Pinup magazine Skinz may be enough to send Sandra Bullock’s cheating ex Jesse James into a drooling tattoo-induced coma. But for average fetishists, the titillating glossy appears to be nothing more than your typical pictorial of homely inked-up women in various states of undress. The pricey mag , which contains less than 100 words of text in the entire publication, promises on its cover to deliver a flesh festival of “tatted out models in their most revealing layouts.” But the mag’s a letdown, given that most of its more “exclusive” pics “too sexy for newsstands” are on its pay-only website. On the actual newsstand, the mag offers up a relatively tame ensemble of pale, bald, pierced and gothic women in stylized poses, with original names like Mercedes, Heather, Ashley and Sandy. Imagine that.

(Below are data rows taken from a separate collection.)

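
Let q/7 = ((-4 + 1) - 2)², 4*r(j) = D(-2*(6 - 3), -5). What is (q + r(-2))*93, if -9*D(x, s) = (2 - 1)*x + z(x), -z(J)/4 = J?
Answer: 32457/2 ≈ 16229.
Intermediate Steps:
z(J) = -4*J
D(x, s) = x/3 (D(x, s) = -((2 - 1)*x - 4*x)/9 = -(1*x - 4*x)/9 = -(x - 4*x)/9 = -(-1)*x/3 = x/3)
r(j) = -½ (r(j) = ((-2*(6 - 3))/3)/4 = ((-2*3)/3)/4 = ((⅓)*(-6))/4 = (¼)*(-2) = -½)
q = 175 (q = 7*((-4 + 1) - 2)² = 7*(-3 - 2)² = 7*(-5)² = 7*25 = 175)
(q + r(-2))*93 = (175 - ½)*93 = (349/2)*93 = 32457/2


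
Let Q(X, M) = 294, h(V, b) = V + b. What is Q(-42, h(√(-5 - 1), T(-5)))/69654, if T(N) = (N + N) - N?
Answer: 49/11609 ≈ 0.0042209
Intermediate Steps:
T(N) = N (T(N) = 2*N - N = N)
Q(-42, h(√(-5 - 1), T(-5)))/69654 = 294/69654 = 294*(1/69654) = 49/11609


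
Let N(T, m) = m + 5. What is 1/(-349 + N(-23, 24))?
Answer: -1/320 ≈ -0.0031250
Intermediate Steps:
N(T, m) = 5 + m
1/(-349 + N(-23, 24)) = 1/(-349 + (5 + 24)) = 1/(-349 + 29) = 1/(-320) = -1/320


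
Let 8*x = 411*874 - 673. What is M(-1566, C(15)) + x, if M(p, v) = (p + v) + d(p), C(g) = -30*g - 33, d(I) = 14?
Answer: 342261/8 ≈ 42783.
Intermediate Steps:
C(g) = -33 - 30*g
x = 358541/8 (x = (411*874 - 673)/8 = (359214 - 673)/8 = (⅛)*358541 = 358541/8 ≈ 44818.)
M(p, v) = 14 + p + v (M(p, v) = (p + v) + 14 = 14 + p + v)
M(-1566, C(15)) + x = (14 - 1566 + (-33 - 30*15)) + 358541/8 = (14 - 1566 + (-33 - 450)) + 358541/8 = (14 - 1566 - 483) + 358541/8 = -2035 + 358541/8 = 342261/8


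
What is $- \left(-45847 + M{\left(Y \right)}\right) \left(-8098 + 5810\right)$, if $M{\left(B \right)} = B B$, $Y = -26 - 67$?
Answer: $-85109024$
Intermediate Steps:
$Y = -93$
$M{\left(B \right)} = B^{2}$
$- \left(-45847 + M{\left(Y \right)}\right) \left(-8098 + 5810\right) = - \left(-45847 + \left(-93\right)^{2}\right) \left(-8098 + 5810\right) = - \left(-45847 + 8649\right) \left(-2288\right) = - \left(-37198\right) \left(-2288\right) = \left(-1\right) 85109024 = -85109024$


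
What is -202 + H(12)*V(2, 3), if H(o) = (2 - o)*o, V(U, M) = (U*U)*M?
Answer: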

Your excuse for reading Inked Girls can’t be that you enjoy the articles. There are no articles, just pictures, and risque ones at that. You could say you enjoy the photography, though, because it is artistic in its own way. The photo shoots of tattooed women are about as tasteful as they can be. Still, it seems mostly to be for people with a fetish for tattoos, and that is a growing group given all the ink you see these days. Why stop at Inked Girls? There could be Inked Grannies, Inked Athletes, Inked Doctors. Everybody’s doing it.

Inked features plenty of skanky women posing in little more than colored ink. That makes it more surprising the mag is one of the more upscale titles among the scarily wide category. This edition looks and feels like the editors lavished money on it. The photography is quality, even if the models maybe aren’t. A piece on artist Keith P. Rein features his pornographic works of ladies sucking Popsicles and hot dogs. Need we say Inked is geared for the guys? We’re appreciative of street subcultures, however, and enjoyed reading about the wide cross section of folks who like to decorate themselves, from skateboarders to Celtic musicians. Inked also covers travel, taking the reader to Lisbon, Portugal, where it guides us to a dimly lit bar to chat with 50-year-old prostitutes. It’s unlikely they’ll be wearing less than the ladies in this magazine.

The New Yorker reminds readers that besides the upcoming papal selection in the Sistine Chapel, there’s possibly another weighty vacancy that could occur on the Supreme Court. Ruth Bader Ginsburg will turn 80 this month and the magazine offers a lengthy bio of the second woman to be appointed a Supreme Court justice. Ginsburg tells Jeffrey Toobin that she plans on remaining in her post for at least another year despite political maneuvering to get her to step down to allow President Obama to name a new justice during his second term. Elsewhere, the magazine delivers an interesting piece exploring the events that led up to the suicide of so-called Internet activist Aaron Swartz.

New York is chock full of lists thanks to its annual “Best of New York” feature. It’s hard to quibble with the user-friendly list, which attempts to identify the best of everything in the sprawling city from eateries to dog groomers. But we do think the color-coded feature could benefit from being sequestered to one section of the mag rather than scattered throughout. Elsewhere, readers are subjected to the meandering bloviating that is Frank Rich. At one point, in an article waxing aimlessly about the Republicans’ attempts at breathing new life into their party, Rich briefly shills for “Veep,” the TV show where he’s a writer: “Listening to this pablum, I find it hard to not to think of ‘Veep,’ the satirical television series I work on,” Rich name drops.

Time stumbles after its epic health care coverage last week by Steven Brill. This week the cover story attempts to explore the Oscar Pistorius murder of his girlfriend Reeva Steenkamp through the prism of escalating violence in South Africa. However, the weekly struggles at making a clear link between a violent post-apartheid South Africa — Cape Town, where Pistorius resides, boasts one of the highest crime rates in the world — and Steenkamp’s tragic murder. Yes, South Africa is violent. Yes, the country’s deeply scarred but we’re not exactly sure Time’s Alex Perry hits his desired target in this one. Speaking of a culture of violence, another article enumerates the novel ways a batch of gory TV dramas like “True Blood,” “Game of Thrones” and “Sons of Anarchy” are exposing viewers to death.